L’accordo di appoggiare la giunta siciliana «con il Pd di D’Alema e Bersani», Fli e Api, poi, è stata l’ultima goccia, «la prova di alcuni indizi che avevo da tempo». L’anticipazione di u ribaltone nazionale pro Pd. Infine ci sono i «segni di intolleranza» verso chi non è in linea con il leader. Ad esempio il «mobbing» contro il deputato Pisacane espulso dal gruppo Udc della Camera per un’intervista. Romano ha chiesto ufficialmente al segretario d’aula Angelo Compagnon di reintegralo, ma - ha raccontato lui stesso - gli hanno spiegato che la decisione è stata presa direttamente da Casini e non è sindacabile Ora tocca a Romano, ai siciliani e gli altri centristi perplessi per l’andazzo filo Pd preso dall’Udc? «Casini - spiega Romano - mi vuole spingere fuori dal partito il più presto possibile. Io gli dico che deve pazientare. Non mi faccio intimidire. Non sono pronto a lasciare il partito».
Ma un pensiero al post 29 settembre Romano l’ha già fatto.

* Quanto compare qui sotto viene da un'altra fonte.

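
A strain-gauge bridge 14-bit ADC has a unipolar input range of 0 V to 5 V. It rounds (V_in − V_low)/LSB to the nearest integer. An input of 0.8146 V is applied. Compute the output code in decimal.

LSB = 5 V / 16384 = 305.18 µV.
(V_in − V_low)/LSB = (0.8146 − 0) / 0.000305176 = 2669.281.
So the output code is 2669.

code 2669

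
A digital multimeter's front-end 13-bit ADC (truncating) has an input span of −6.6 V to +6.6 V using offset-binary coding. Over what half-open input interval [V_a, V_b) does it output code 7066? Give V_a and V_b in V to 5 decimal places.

[4.78564 V, 4.78726 V)

LSB = 13.2/2^13 = 1.611 mV.
V_a = V_low + 7066·LSB = 4.78564 V; V_b = V_low + 7067·LSB = 4.78726 V.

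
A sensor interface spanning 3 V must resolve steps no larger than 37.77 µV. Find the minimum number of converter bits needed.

17 bits

Number of steps required ≥ 3 V / 37.77 µV = 79428.12.
Need 2^N ≥ 79428.12; 2^16 = 65536, 2^17 = 131072.
Minimum N = 17.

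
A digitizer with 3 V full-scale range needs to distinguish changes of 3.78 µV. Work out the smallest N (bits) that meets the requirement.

20 bits

Number of steps required ≥ 3 V / 3.78 µV = 793650.79.
Need 2^N ≥ 793650.79; 2^19 = 524288, 2^20 = 1048576.
Minimum N = 20.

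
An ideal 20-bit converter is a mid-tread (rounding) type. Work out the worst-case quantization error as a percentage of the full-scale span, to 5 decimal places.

Rounding → worst-case error = ½ LSB = V_FS/2^21, so 100/2097152 = 4.76837e-05 % of full scale.

0.00005 %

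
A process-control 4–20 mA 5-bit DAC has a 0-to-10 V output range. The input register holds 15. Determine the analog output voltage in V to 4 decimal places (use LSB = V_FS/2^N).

LSB = 10 V / 2^5 = 312.500 mV.
V_out = 0 + 15 × 0.3125 V = 4.6875 V.

4.6875 V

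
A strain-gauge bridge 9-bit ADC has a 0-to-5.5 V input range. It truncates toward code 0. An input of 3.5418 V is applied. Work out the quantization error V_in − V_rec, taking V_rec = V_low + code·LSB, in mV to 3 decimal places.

7.620 mV

Step size: 5.5 V ÷ 2^9 = 10.742 mV.
Scaled input = 329.7094 LSBs, so code = 329.
V_rec = 0 + 329·0.0107422 = 3.5341797 V.
Error = 3.5418 − 3.5341797 = 0.00762031 V = 7.620 mV.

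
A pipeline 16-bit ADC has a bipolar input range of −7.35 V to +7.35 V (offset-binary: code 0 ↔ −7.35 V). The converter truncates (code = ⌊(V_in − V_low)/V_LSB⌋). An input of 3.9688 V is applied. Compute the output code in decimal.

code 50461

With 65536 levels over 14.7 V, one step is 224.30 µV.
Input sits at 50461.828 steps above V_low.
⌊·⌋(50461.828) = 50461.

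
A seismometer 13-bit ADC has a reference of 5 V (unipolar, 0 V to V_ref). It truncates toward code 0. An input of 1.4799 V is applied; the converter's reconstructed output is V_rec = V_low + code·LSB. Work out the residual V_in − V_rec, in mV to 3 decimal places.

0.408 mV

LSB = 5/2^13 = 0.610 mV.
Scaled input = 2424.6682 LSBs, so code = 2424.
V_rec = 0 + 2424·0.000610352 = 1.4794922 V.
V_in − V_rec = 0.000407813 V = 0.408 mV.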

«Se dovessero sfrattarmi avrei davanti a me tre possibilità: o prendere casa in prestito da amici, ma non lo farò, andare sotto un ponte, ma rischierei di prendere un raffreddore, o costruirmi una capanna». E si capisce che è proprio la scelta di un partito-capanna tutto suo quella che Romano intende fare.